The Connecticut AFT affiliate was even more critical, saying that “we intend to fully evaluate the judge’s comments regarding accountability, which were not just disappointing, but disrespectful of education professionals.”

Finally, the judge turned to the state’s special-education system. First, he said that too much money was spent on students with such severe disabilities that they were unlikely to benefit from it — to the detriment of other spending priorities.

“Neither federal law nor educational logic says that schools have to spend fruitlessly on some at the expense of others in need,” Moukawsher said, in what may be among the most controversial parts of the decision.

Second, the judge argued that the system for defining special needs was “mostly arbitrary and depen[dent] not on rational criteria but on where children live and what pressures the system faces in their name.”

Moukawsher’s decision requires the state to overhaul how special-education funding is spent and to better ensure that the system is not identifying too many — or too few — students as needing special-education services.

In closing, the judge acknowledged the massive implications of his decision.

“Nothing here was done lightly or blindly,” he said. “The court knows what its ruling means for many deeply ingrained practices, but it also has a marrow-deep understanding that if they are to succeed where they are most strained, schools have to be about teaching children and nothing else.”

Bruce Baker, a Rutgers professor who testified on behalf of the plaintiffs, said an appeal and extension were likely: “I can’t even imagine the next 180 days … of redrafting in minute detail pretty much every aspect of Connecticut education policy.”

The ramifications appeared large but were not immediately clear, as many of the judge’s decrees may be challenging for Connecticut to uphold.

On funding, the state is facing a fiscal crisis, and decisions about how to allocate resources are politically fraught even in the best fiscal times.

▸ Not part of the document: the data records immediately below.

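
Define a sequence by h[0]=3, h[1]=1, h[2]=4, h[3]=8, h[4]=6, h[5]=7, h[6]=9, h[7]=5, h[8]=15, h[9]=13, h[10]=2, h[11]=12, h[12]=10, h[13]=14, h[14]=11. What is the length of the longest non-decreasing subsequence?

Let dp[i] be the length of the longest such subsequence ending at index i:
i:      0  1  2  3  4  5  6  7  8  9 10 11 12 13 14
h[i]:   3  1  4  8  6  7  9  5 15 13  2 12 10 14 11
dp:     1  1  2  3  3  4  5  3  6  6  2  6  6  7  7
Maximum dp value is 7.

7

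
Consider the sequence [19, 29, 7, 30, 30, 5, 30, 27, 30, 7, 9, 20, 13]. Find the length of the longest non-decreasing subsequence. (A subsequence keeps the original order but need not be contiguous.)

6

Track the smallest tail for each achievable length (allowing ties):
19 → extends → [19]
29 → extends → [19, 29]
7 → replaces 19 → [7, 29]
30 → extends → [7, 29, 30]
30 → extends → [7, 29, 30, 30]
5 → replaces 7 → [5, 29, 30, 30]
30 → extends → [5, 29, 30, 30, 30]
27 → replaces 29 → [5, 27, 30, 30, 30]
30 → extends → [5, 27, 30, 30, 30, 30]
7 → replaces 27 → [5, 7, 30, 30, 30, 30]
9 → replaces 30 → [5, 7, 9, 30, 30, 30]
20 → replaces 30 → [5, 7, 9, 20, 30, 30]
13 → replaces 20 → [5, 7, 9, 13, 30, 30]
Six tails, so the longest non-decreasing subsequence has length 6 (e.g. 19, 29, 30, 30, 30, 30).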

State legislatures, like those in Washington and Kansas recently, often drag their feet before complying with court mandates on school funding — though research finds that when more money is added to the system, student achievement improves.

Meanwhile, the judge’s push to connect high school graduation to college and career readiness has not been successfully implemented in any state in the country, as The 74 previously reported. Doing so would lead to dramatic drops in graduation rates, and other states have inevitably watered down or delayed putting in place tougher requirements. Equity advocates may also be concerned with such an approach since research on high school exit exams has found few benefits but significant negative effects on low-income students of color, who are more likely to be denied a diploma.

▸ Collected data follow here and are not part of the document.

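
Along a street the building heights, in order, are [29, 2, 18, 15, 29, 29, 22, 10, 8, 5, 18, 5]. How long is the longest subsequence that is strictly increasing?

Track the smallest tail for each achievable length (strict):
29 → extends → [29]
2 → replaces 29 → [2]
18 → extends → [2, 18]
15 → replaces 18 → [2, 15]
29 → extends → [2, 15, 29]
29 → already a tail → [2, 15, 29]
22 → replaces 29 → [2, 15, 22]
10 → replaces 15 → [2, 10, 22]
8 → replaces 10 → [2, 8, 22]
5 → replaces 8 → [2, 5, 22]
18 → replaces 22 → [2, 5, 18]
5 → already a tail → [2, 5, 18]
Three tails, so the longest strictly increasing subsequence has length 3 (e.g. 2, 18, 29).

3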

States have similarly struggled to implement new teacher evaluation systems that identify a sizable number of teachers as less than effective. Although the Obama administration premised its Race to the Top program on overhauling evaluation to better differentiate teacher quality, many states that changed their system, including Connecticutcontinued to award the vast majority of teachers high marks.

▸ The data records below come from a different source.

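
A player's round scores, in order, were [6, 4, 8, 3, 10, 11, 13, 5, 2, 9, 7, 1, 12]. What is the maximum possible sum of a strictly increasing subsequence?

Let S[i] be the best sum of a strictly increasing subsequence ending at i:
i:      1  2  3  4  5  6  7  8  9 10 11 12 13
a[i]:   6  4  8  3 10 11 13  5  2  9  7  1 12
S:      6  4 14  3 24 35 48  9  2 23 16  1 47
Maximum is 48 (e.g. 6 + 8 + 10 + 11 + 13).

48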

The changes required for elementary school and special education were notable for being ambitious but often quite vague.

“He’s got a really long list,” Baker said. “There should have been priorities.”

Connecticut has 180 days — six months — to present its proposed remedies to the many constitutional deficiencies identified by the court. CCJEF will then have 60 days to respond, and the judge will ultimately determine whether the state’s plan is sufficient.

CCJEF’s Finley said the group will likely focus on revamping and fully funding the state’s education formula and improving the special-education system. He said he expects the state’s proposal to include additional spending as well as other policy changes.

“This case was never just about more money,” he said. “It was about showing the unequal impacts of the education system on our high-poverty districts.”